The global economy is experiencing a severe downturn as countries seek to contain the coronavirus. Many people have lost their jobs and there has been a sharp rise in unemployment. Over the past month, infection rates have declined in many countries and there has been some easing of restrictions on activity. If this continues, a recovery in the global economy will get under way, supported by both the large fiscal packages and the significant easing in monetary policies.
All central banks have commented that the recovery is entirely dependent on the virus's progress. So far, the news in that area is encouraging.
Construction spending is holding up:
Construction spending during April 2020 was estimated at a seasonally adjusted annual rate of $1,346.2 billion, 2.9 percent (±0.8 percent) below the revised March estimate of $1,386.6 billion. The April figure is 3.0 percent (±1.5 percent) above the April 2019 estimate of $1,307.1 billion. During the first four months of this year, construction spending amounted to $412.5 billion, 7.1 percent (±1.2 percent) above the $385.2 billion for the same period in 2019
Here's a chart of the data, broken down into residential (in blue) and non-residential (in red) spending:Residential investment was up in the latest GDP report as well. Housing is a key component of an economic rebound, which makes this an encouraging development.
Let's take a look at today's performance tables:
Another day of modest equity market gains. Transports led the way higher. Larger-cap and small-cap indexes split the next five spots in the table. However, all the gains were under 1%, making this a modest day at best.
All sectors were higher. There are two keys to the above table. First, defensive sectors are at the bottom. Second, only two sectors (energy and basic materials) had meaningful gains.
Before looking at the charts, let's take stock of the current market environment:
- The Treasury market remains elevated while commodities are depressed. This means a significant number of investors are bearish.

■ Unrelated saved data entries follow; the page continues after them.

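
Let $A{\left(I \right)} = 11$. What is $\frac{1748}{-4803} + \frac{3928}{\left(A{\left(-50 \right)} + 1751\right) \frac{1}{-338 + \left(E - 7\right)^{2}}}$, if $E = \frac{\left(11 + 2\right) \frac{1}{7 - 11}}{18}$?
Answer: $- \frac{1167934158989}{1827983376} \approx -638.92$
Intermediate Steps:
$E = - \frac{13}{72}$ ($E = \frac{13}{-4} \cdot \frac{1}{18} = 13 \left(- \frac{1}{4}\right) \frac{1}{18} = \left(- \frac{13}{4}\right) \frac{1}{18} = - \frac{13}{72} \approx -0.18056$)
$\frac{1748}{-4803} + \frac{3928}{\left(A{\left(-50 \right)} + 1751\right) \frac{1}{-338 + \left(E - 7\right)^{2}}} = \frac{1748}{-4803} + \frac{3928}{\left(11 + 1751\right) \frac{1}{-338 + \left(- \frac{13}{72} - 7\right)^{2}}} = 1748 \left(- \frac{1}{4803}\right) + \frac{3928}{1762 \frac{1}{-338 + \left(- \frac{517}{72}\right)^{2}}} = - \frac{1748}{4803} + \frac{3928}{1762 \frac{1}{-338 + \frac{267289}{5184}}} = - \frac{1748}{4803} + \frac{3928}{1762 \frac{1}{- \frac{1484903}{5184}}} = - \frac{1748}{4803} + \frac{3928}{1762 \left(- \frac{5184}{1484903}\right)} = - \frac{1748}{4803} + \frac{3928}{- \frac{9134208}{1484903}} = - \frac{1748}{4803} + 3928 \left(- \frac{1484903}{9134208}\right) = - \frac{1748}{4803} - \frac{729087373}{1141776} = - \frac{1167934158989}{1827983376}$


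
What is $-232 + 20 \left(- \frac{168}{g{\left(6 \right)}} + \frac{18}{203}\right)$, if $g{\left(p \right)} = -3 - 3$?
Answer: $\frac{66944}{203} \approx 329.77$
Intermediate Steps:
$g{\left(p \right)} = -6$
$-232 + 20 \left(- \frac{168}{g{\left(6 \right)}} + \frac{18}{203}\right) = -232 + 20 \left(- \frac{168}{-6} + \frac{18}{203}\right) = -232 + 20 \left(\left(-168\right) \left(- \frac{1}{6}\right) + 18 \cdot \frac{1}{203}\right) = -232 + 20 \left(28 + \frac{18}{203}\right) = -232 + 20 \cdot \frac{5702}{203} = -232 + \frac{114040}{203} = \frac{66944}{203}$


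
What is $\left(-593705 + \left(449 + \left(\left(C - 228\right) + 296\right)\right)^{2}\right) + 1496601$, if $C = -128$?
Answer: $1054217$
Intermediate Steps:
$\left(-593705 + \left(449 + \left(\left(C - 228\right) + 296\right)\right)^{2}\right) + 1496601 = \left(-593705 + \left(449 + \left(\left(-128 - 228\right) + 296\right)\right)^{2}\right) + 1496601 = \left(-593705 + \left(449 + \left(-356 + 296\right)\right)^{2}\right) + 1496601 = \left(-593705 + \left(449 - 60\right)^{2}\right) + 1496601 = \left(-593705 + 389^{2}\right) + 1496601 = \left(-593705 + 151321\right) + 1496601 = -442384 + 1496601 = 1054217$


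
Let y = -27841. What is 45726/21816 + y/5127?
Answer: -20719003/6213924 ≈ -3.3343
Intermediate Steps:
45726/21816 + y/5127 = 45726/21816 - 27841/5127 = 45726*(1/21816) - 27841*1/5127 = 7621/3636 - 27841/5127 = -20719003/6213924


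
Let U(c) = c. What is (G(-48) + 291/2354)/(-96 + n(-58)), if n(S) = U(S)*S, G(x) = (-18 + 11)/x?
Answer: 15223/184628928 ≈ 8.2452e-5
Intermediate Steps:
G(x) = -7/x
n(S) = S² (n(S) = S*S = S²)
(G(-48) + 291/2354)/(-96 + n(-58)) = (-7/(-48) + 291/2354)/(-96 + (-58)²) = (-7*(-1/48) + 291*(1/2354))/(-96 + 3364) = (7/48 + 291/2354)/3268 = (15223/56496)*(1/3268) = 15223/184628928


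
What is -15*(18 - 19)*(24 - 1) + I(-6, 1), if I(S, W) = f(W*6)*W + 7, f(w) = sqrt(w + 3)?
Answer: 355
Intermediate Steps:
f(w) = sqrt(3 + w)
I(S, W) = 7 + W*sqrt(3 + 6*W) (I(S, W) = sqrt(3 + W*6)*W + 7 = sqrt(3 + 6*W)*W + 7 = W*sqrt(3 + 6*W) + 7 = 7 + W*sqrt(3 + 6*W))
-15*(18 - 19)*(24 - 1) + I(-6, 1) = -15*(18 - 19)*(24 - 1) + (7 + 1*sqrt(3 + 6*1)) = -(-15)*23 + (7 + 1*sqrt(3 + 6)) = -15*(-23) + (7 + 1*sqrt(9)) = 345 + (7 + 1*3) = 345 + (7 + 3) = 345 + 10 = 355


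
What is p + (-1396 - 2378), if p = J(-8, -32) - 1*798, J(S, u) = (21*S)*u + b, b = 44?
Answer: 848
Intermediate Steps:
J(S, u) = 44 + 21*S*u (J(S, u) = (21*S)*u + 44 = 21*S*u + 44 = 44 + 21*S*u)
p = 4622 (p = (44 + 21*(-8)*(-32)) - 1*798 = (44 + 5376) - 798 = 5420 - 798 = 4622)
p + (-1396 - 2378) = 4622 + (-1396 - 2378) = 4622 - 3774 = 848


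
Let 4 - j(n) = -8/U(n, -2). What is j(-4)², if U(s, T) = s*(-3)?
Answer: 196/9 ≈ 21.778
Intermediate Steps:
U(s, T) = -3*s
j(n) = 4 - 8/(3*n) (j(n) = 4 - (-8)/((-3*n)) = 4 - (-8)*(-1/(3*n)) = 4 - 8/(3*n))
j(-4)² = (4 - 8/3/(-4))² = (4 - 8/3*(-¼))² = (4 + ⅔)² = (14/3)² = 196/9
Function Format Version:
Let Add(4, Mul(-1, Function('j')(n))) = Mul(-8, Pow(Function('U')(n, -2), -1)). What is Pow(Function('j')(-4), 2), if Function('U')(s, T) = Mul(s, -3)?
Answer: Rational(196, 9) ≈ 21.778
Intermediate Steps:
Function('U')(s, T) = Mul(-3, s)
Function('j')(n) = Add(4, Mul(Rational(-8, 3), Pow(n, -1))) (Function('j')(n) = Add(4, Mul(-1, Mul(-8, Pow(Mul(-3, n), -1)))) = Add(4, Mul(-1, Mul(-8, Mul(Rational(-1, 3), Pow(n, -1))))) = Add(4, Mul(-1, Mul(Rational(8, 3), Pow(n, -1)))) = Add(4, Mul(Rational(-8, 3), Pow(n, -1))))
Pow(Function('j')(-4), 2) = Pow(Add(4, Mul(Rational(-8, 3), Pow(-4, -1))), 2) = Pow(Add(4, Mul(Rational(-8, 3), Rational(-1, 4))), 2) = Pow(Add(4, Rational(2, 3)), 2) = Pow(Rational(14, 3), 2) = Rational(196, 9)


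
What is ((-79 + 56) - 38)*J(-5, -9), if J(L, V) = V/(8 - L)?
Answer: 549/13 ≈ 42.231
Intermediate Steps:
((-79 + 56) - 38)*J(-5, -9) = ((-79 + 56) - 38)*(-1*(-9)/(-8 - 5)) = (-23 - 38)*(-1*(-9)/(-13)) = -(-61)*(-9)*(-1)/13 = -61*(-9/13) = 549/13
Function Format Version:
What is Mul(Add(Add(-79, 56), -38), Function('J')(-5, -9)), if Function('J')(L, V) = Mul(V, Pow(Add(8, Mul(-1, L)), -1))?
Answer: Rational(549, 13) ≈ 42.231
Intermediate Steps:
Mul(Add(Add(-79, 56), -38), Function('J')(-5, -9)) = Mul(Add(Add(-79, 56), -38), Mul(-1, -9, Pow(Add(-8, -5), -1))) = Mul(Add(-23, -38), Mul(-1, -9, Pow(-13, -1))) = Mul(-61, Mul(-1, -9, Rational(-1, 13))) = Mul(-61, Rational(-9, 13)) = Rational(549, 13)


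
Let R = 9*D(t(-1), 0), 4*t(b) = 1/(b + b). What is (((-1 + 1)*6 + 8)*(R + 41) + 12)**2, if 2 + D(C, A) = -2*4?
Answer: 144400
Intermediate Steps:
t(b) = 1/(8*b) (t(b) = 1/(4*(b + b)) = 1/(4*((2*b))) = (1/(2*b))/4 = 1/(8*b))
D(C, A) = -10 (D(C, A) = -2 - 2*4 = -2 - 8 = -10)
R = -90 (R = 9*(-10) = -90)
(((-1 + 1)*6 + 8)*(R + 41) + 12)**2 = (((-1 + 1)*6 + 8)*(-90 + 41) + 12)**2 = ((0*6 + 8)*(-49) + 12)**2 = ((0 + 8)*(-49) + 12)**2 = (8*(-49) + 12)**2 = (-392 + 12)**2 = (-380)**2 = 144400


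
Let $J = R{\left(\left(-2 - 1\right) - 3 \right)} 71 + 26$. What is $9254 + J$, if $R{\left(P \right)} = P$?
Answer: $8854$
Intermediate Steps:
$J = -400$ ($J = \left(\left(-2 - 1\right) - 3\right) 71 + 26 = \left(-3 - 3\right) 71 + 26 = \left(-6\right) 71 + 26 = -426 + 26 = -400$)
$9254 + J = 9254 - 400 = 8854$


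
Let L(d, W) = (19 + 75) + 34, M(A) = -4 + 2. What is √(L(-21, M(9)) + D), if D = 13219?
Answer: 3*√1483 ≈ 115.53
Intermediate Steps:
M(A) = -2
L(d, W) = 128 (L(d, W) = 94 + 34 = 128)
√(L(-21, M(9)) + D) = √(128 + 13219) = √13347 = 3*√1483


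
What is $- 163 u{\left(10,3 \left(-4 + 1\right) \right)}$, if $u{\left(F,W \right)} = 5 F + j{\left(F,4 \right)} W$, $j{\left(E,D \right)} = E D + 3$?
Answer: $54931$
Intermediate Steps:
$j{\left(E,D \right)} = 3 + D E$ ($j{\left(E,D \right)} = D E + 3 = 3 + D E$)
$u{\left(F,W \right)} = 5 F + W \left(3 + 4 F\right)$ ($u{\left(F,W \right)} = 5 F + \left(3 + 4 F\right) W = 5 F + W \left(3 + 4 F\right)$)
$- 163 u{\left(10,3 \left(-4 + 1\right) \right)} = - 163 \left(5 \cdot 10 + 3 \left(-4 + 1\right) \left(3 + 4 \cdot 10\right)\right) = - 163 \left(50 + 3 \left(-3\right) \left(3 + 40\right)\right) = - 163 \left(50 - 387\right) = \left(-163\right) \left(-337\right) = 54931$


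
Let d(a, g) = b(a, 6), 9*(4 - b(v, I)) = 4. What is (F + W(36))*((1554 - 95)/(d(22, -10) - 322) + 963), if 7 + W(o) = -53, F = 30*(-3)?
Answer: -206012025/1433 ≈ -1.4376e+5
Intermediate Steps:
F = -90
b(v, I) = 32/9 (b(v, I) = 4 - 1/9*4 = 4 - 4/9 = 32/9)
d(a, g) = 32/9
W(o) = -60 (W(o) = -7 - 53 = -60)
(F + W(36))*((1554 - 95)/(d(22, -10) - 322) + 963) = (-90 - 60)*((1554 - 95)/(32/9 - 322) + 963) = -150*(1459/(-2866/9) + 963) = -150*(1459*(-9/2866) + 963) = -150*(-13131/2866 + 963) = -150*2746827/2866 = -206012025/1433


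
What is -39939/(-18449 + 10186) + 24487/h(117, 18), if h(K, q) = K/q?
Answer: 405191369/107419 ≈ 3772.1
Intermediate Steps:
-39939/(-18449 + 10186) + 24487/h(117, 18) = -39939/(-18449 + 10186) + 24487/((117/18)) = -39939/(-8263) + 24487/((117*(1/18))) = -39939*(-1/8263) + 24487/(13/2) = 39939/8263 + 24487*(2/13) = 39939/8263 + 48974/13 = 405191369/107419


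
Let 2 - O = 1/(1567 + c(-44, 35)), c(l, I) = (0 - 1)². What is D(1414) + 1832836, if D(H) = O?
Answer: 2873889983/1568 ≈ 1.8328e+6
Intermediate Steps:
c(l, I) = 1 (c(l, I) = (-1)² = 1)
O = 3135/1568 (O = 2 - 1/(1567 + 1) = 2 - 1/1568 = 3135/1568 ≈ 1.9994)
D(H) = 3135/1568
D(1414) + 1832836 = 3135/1568 + 1832836 = 2873889983/1568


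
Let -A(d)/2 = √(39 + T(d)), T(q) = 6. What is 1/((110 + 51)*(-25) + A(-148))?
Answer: -805/3240089 + 6*√5/16200445 ≈ -0.00024762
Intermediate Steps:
A(d) = -6*√5 (A(d) = -2*√(39 + 6) = -6*√5)
1/((110 + 51)*(-25) + A(-148)) = 1/((110 + 51)*(-25) - 6*√5) = 1/(161*(-25) - 6*√5) = 1/(-4025 - 6*√5)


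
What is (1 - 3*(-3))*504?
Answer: 5040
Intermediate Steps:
(1 - 3*(-3))*504 = (1 + 9)*504 = 10*504 = 5040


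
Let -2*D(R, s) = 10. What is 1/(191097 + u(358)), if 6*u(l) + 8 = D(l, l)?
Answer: 6/1146569 ≈ 5.2330e-6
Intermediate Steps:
D(R, s) = -5 (D(R, s) = -½*10 = -5)
u(l) = -13/6 (u(l) = -4/3 + (⅙)*(-5) = -4/3 - ⅚ = -13/6)
1/(191097 + u(358)) = 1/(191097 - 13/6) = 1/(1146569/6) = 1*(6/1146569) = 6/1146569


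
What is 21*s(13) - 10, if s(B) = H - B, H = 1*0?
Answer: -283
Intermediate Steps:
H = 0
s(B) = -B (s(B) = 0 - B = -B)
21*s(13) - 10 = 21*(-1*13) - 10 = 21*(-13) - 10 = -273 - 10 = -283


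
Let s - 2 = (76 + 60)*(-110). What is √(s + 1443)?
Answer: I*√13515 ≈ 116.25*I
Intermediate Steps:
s = -14958 (s = 2 + (76 + 60)*(-110) = 2 + 136*(-110) = 2 - 14960 = -14958)
√(s + 1443) = √(-14958 + 1443) = √(-13515) = I*√13515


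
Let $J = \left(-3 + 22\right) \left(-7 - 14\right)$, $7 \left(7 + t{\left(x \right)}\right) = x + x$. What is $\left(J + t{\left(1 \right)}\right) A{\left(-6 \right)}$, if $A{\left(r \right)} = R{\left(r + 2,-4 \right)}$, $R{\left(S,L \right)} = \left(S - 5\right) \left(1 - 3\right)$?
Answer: $- \frac{51120}{7} \approx -7302.9$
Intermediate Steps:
$t{\left(x \right)} = -7 + \frac{2 x}{7}$ ($t{\left(x \right)} = -7 + \frac{x + x}{7} = -7 + \frac{2 x}{7}$)
$J = -399$ ($J = 19 \left(-21\right) = -399$)
$R{\left(S,L \right)} = 10 - 2 S$ ($R{\left(S,L \right)} = \left(-5 + S\right) \left(-2\right) = 10 - 2 S$)
$A{\left(r \right)} = 6 - 2 r$ ($A{\left(r \right)} = 10 - 2 \left(r + 2\right) = 10 - 2 \left(2 + r\right) = 10 - \left(4 + 2 r\right) = 6 - 2 r$)
$\left(J + t{\left(1 \right)}\right) A{\left(-6 \right)} = \left(-399 + \left(-7 + \frac{2}{7} \cdot 1\right)\right) \left(6 - -12\right) = \left(-399 + \left(-7 + \frac{2}{7}\right)\right) \left(6 + 12\right) = \left(-399 - \frac{47}{7}\right) 18 = \left(- \frac{2840}{7}\right) 18 = - \frac{51120}{7}$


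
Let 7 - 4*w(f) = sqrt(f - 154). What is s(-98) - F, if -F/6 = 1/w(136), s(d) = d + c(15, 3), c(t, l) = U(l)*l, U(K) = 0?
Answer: -6398/67 + 72*I*sqrt(2)/67 ≈ -95.493 + 1.5198*I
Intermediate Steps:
w(f) = 7/4 - sqrt(-154 + f)/4 (w(f) = 7/4 - sqrt(f - 154)/4 = 7/4 - sqrt(-154 + f)/4)
c(t, l) = 0 (c(t, l) = 0*l = 0)
s(d) = d (s(d) = d + 0 = d)
F = -6/(7/4 - 3*I*sqrt(2)/4) (F = -6/(7/4 - sqrt(-154 + 136)/4) = -6/(7/4 - 3*I*sqrt(2)/4) ≈ -2.5075 - 1.5198*I)
s(-98) - F = -98 - (-168/67 - 72*I*sqrt(2)/67) = -98 + (168/67 + 72*I*sqrt(2)/67) = -6398/67 + 72*I*sqrt(2)/67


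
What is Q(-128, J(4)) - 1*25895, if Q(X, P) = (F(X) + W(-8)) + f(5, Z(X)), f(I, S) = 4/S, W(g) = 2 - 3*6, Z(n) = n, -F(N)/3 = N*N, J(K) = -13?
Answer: -2402017/32 ≈ -75063.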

- As I noted yesterday, several key technical indicators show a tired rally.
- Conversely, there's a lot of stimulus sloshing around the economy.
- As a result, I still think the most likely scenario is a sideways consolidation.
Right now, there are two key market developments. First, prices are consolidating in the short term. A week ago Tuesday, the SPY gapped higher. Since then, it's been forming a rising wedge pattern. Right at today's close, prices printed a very strong bar, breaking through resistance. But it's only a single bar, so we'll need additional data from tomorrow's trading to draw a conclusion.
However, the IWM did not break through support. It continues to consolidate in a downward sloping channel.
Second, smaller-cap indexes are consolidating gains around their respective 200-day EMAs.It's evident in the mid-caps...
... small-caps...
Finally, we're just beginning the summer doldrums. While the trend is more pronounced towards the end of the summer, trading desks start to take vacations during the next few months, which means trading could simply be lighter.